There’s no arguing that there is an increase, however. One possible reason for it is that journals are, as Steen puts it, “reaching farther back in time to retract published papers.” The average length of time between publication and retraction is growing. In fact, it took nine years to retract one particular paper in 2009.
Steen queries the data to see if research fraud is increasing, which he hints is the case:
It is particularly striking that the number of papers retracted for fraud increased more than sevenfold in the 6 years between 2004 and 2009.
The paper differentiates fraud — data fabrication or falsification — from error, which includes plagiarism, self-plagiarism, duplication, and scientific mistakes. Here’s how those reasons break down:
Error is more common than fraud; 73.5% of papers were retracted for error (or an undisclosed reason) whereas 26.6% of papers were retracted for fraud (table 1). The single most common reason for retraction was a scientific mistake, identified in 234 papers (31.5%). Fabrication, which includes data plagiarism, was more common than text plagiarism. Multiple reasons for retraction were cited for 67 papers (9.0%), but 134 papers (18.1%) were retracted for ambiguous reasons
As Steen notes:
Very recently, a downturn in mistakes occurred at the same time as an upturn in fraud (figure 2), which may mean that some fraud in the past was excused as a scientific mistake whereas fraud is now more likely to be admitted as such. We note that some excuses given for a mistake seem implausible and no excuse at all is given for other retractions; it seems likely that at least some retractions for mistakes or for unstated reasons actually represent fraudulent papers.
It’s also possible, writes Steen, that journals “are making a far more aggressive effort to self-police now than in the recent past.” Or it may be that “repeat offenders” such as Jan Hendrick Schon and Scott Reuben — who together make up a staggering 14% of the retractions from 2000 to 2009 — are skewing the data. (The story of another such repeat offender, Naoki Mori, seems to be unfolding as we speak. The count is up to ten.)
Still, Steen concludes that
Levels of misconduct appear to be higher than in the past.
But it’s somewhat difficult to know for sure, as Steen acknowledges, because
8% of retractions were for unstated reasons and up to 18% of retractions were for ambiguous reasons.
That lack of transparency resonated with us, as did another data point that Richard van Noorden, over at Nature‘s The Great Beyond blog, picked up on:
Nearly a third of retracted papers remain at journal websites and do not have their withdrawn status flagged…

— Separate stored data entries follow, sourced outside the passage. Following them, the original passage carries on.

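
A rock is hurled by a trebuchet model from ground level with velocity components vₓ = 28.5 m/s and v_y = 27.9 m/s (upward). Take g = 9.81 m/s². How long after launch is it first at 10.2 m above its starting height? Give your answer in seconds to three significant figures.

0.393 s

Height y(t) = 27.90 t − 4.905 t² = 10.2 gives 4.905 t² − 27.90 t + 10.2 = 0.
Quadratic formula: t = (27.90 ± √578.29) / 9.81 = (27.90 ± 24.05) / 9.81 → t = 0.3927 s or 5.295 s.
The first (ascending) time is 0.3927 s.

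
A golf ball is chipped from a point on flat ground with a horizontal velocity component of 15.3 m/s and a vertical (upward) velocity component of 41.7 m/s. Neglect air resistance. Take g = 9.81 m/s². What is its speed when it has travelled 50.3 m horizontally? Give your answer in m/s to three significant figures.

18.0 m/s

x = vₓ t ⇒ t = 50.3/15.30 = 3.288 s.
Vertical velocity there: v_y = v_y0 − g t = 41.70 − 9.81 × 3.288 = 9.449 m/s.
Speed: √(vₓ² + v_y²) = √(15.30² + 9.449²) = 17.98 m/s.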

Specifically, 31.8% of papers were neither watermarked nor marked as retracted at their abstract pages. We’ve called for various forms of transparency before, including press-releasing retractions and writing clearer notices. But marking retracted papers to begin with is also necessary, and we’re disappointed to see journals doing this badly.
American scientists are significantly more prone to engage in data fabrication or falsification than scientists from other countries.
It’s important to note that the data set Steen is working with for both papers is only of English language retractions.
In our post, we noted that Steen’s November piece found 13 retractions for journal office error. We thought that was a bit low, given that we had already found five in four months of Retraction Watch, here, here, and here. In the new paper, he found 27, which still seems low but is probably closer to recent figures.
Regardless of the actual number, we wholeheartedly agree that those “journal office error” retractions demonstrate that
…retraction is a very blunt instrument used for offences both gravely serious and trivial.
And we obviously also agree that
Given that retraction of a paper is the harshest possible punishment for a scientist, we must work to assure that it is applied fairly.